Italy and Wales have been dispatched in Dublin already but a subdued atmosphere shrouded both contests, partly in response to the nervous openings which have hampered the Irish.
British & Irish Lions centre O'Driscoll believes his side must inspire home fans by racing out of the blocks in what is shaping up to be a memorable encounter.
"It's up to us to create the atmosphere. We need to start well and give the crowd something to cheer," he said.
"Getting the crowd behind us will feature in my team talk because sometimes they can be worth a couple of scores. We'll try and start well and get the crowd geed up.
"We've been starting a little bit slower than we wanted to. In these close encounters it's about getting hold of the ball and keeping it.
"Hopefully we'll go from the 'b' of the bang and not the 'g' and the fans will weigh in behind us after seeing some good play."
Scotland's transformation under Hadden has been remarkable, with few predicting they would travel to Lansdowne Road still in the Six Nations title hunt.

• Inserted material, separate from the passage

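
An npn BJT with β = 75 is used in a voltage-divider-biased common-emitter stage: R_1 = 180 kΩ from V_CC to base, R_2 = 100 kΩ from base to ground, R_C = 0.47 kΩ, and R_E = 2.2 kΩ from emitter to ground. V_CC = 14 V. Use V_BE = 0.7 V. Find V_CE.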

Heavyweights England and France have both been brought to heel at Murrayfield and Ireland coach Eddie O'Sullivan hailed the progress made since Hadden replaced Matt Williams last April.
"Frank has had a massive impact on the Scottish team since he's taken over. They're playing a well-organised, well-structured game," he said.

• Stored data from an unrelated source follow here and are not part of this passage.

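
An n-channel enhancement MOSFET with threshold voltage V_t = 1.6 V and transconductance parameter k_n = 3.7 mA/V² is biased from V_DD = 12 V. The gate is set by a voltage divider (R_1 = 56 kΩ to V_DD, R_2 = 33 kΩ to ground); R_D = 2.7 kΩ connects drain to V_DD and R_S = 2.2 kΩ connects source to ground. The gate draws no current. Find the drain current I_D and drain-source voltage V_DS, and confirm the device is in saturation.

V_G = V_DD·R_2/(R_1+R_2) = 12×33/89 = 4.45 V.
Assume saturation: I_D = (k_n/2)(V_GS − V_t)² with V_GS = V_G − I_D·R_S = 4.45 − 2.2·I_D.
Substituting gives 8.95·I_D² − 24.2·I_D + 15 = 0, with roots I_D = 0.967 or 1.74 mA.
The root I_D = 1.74 mA gives V_GS = 0.631 V ≤ V_t, so take I_D = 0.967 mA.
Then V_GS = 2.32 V and V_DS = V_DD − I_D(R_D+R_S) = 12 − 0.967×4.9 = 7.26 V.
Saturation requires V_DS ≥ V_GS − V_t = 0.723 V; 7.26 ≥ 0.723 ✓.

I_D ≈ 0.97 mA, V_DS ≈ 7.3 V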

"They're a well-balanced side, taking the ball up, sending it wide and kicking to the corner. Their defence has improved, they've forced teams into making mistakes and have capitalised on errors.
"They're playing with a lot of passion and pride and are unrecognisable from the last few years. The difference is Frank Hadden.
"It's pretty much the same squad and it's not quantum physics to see Frank has had an incredible effect."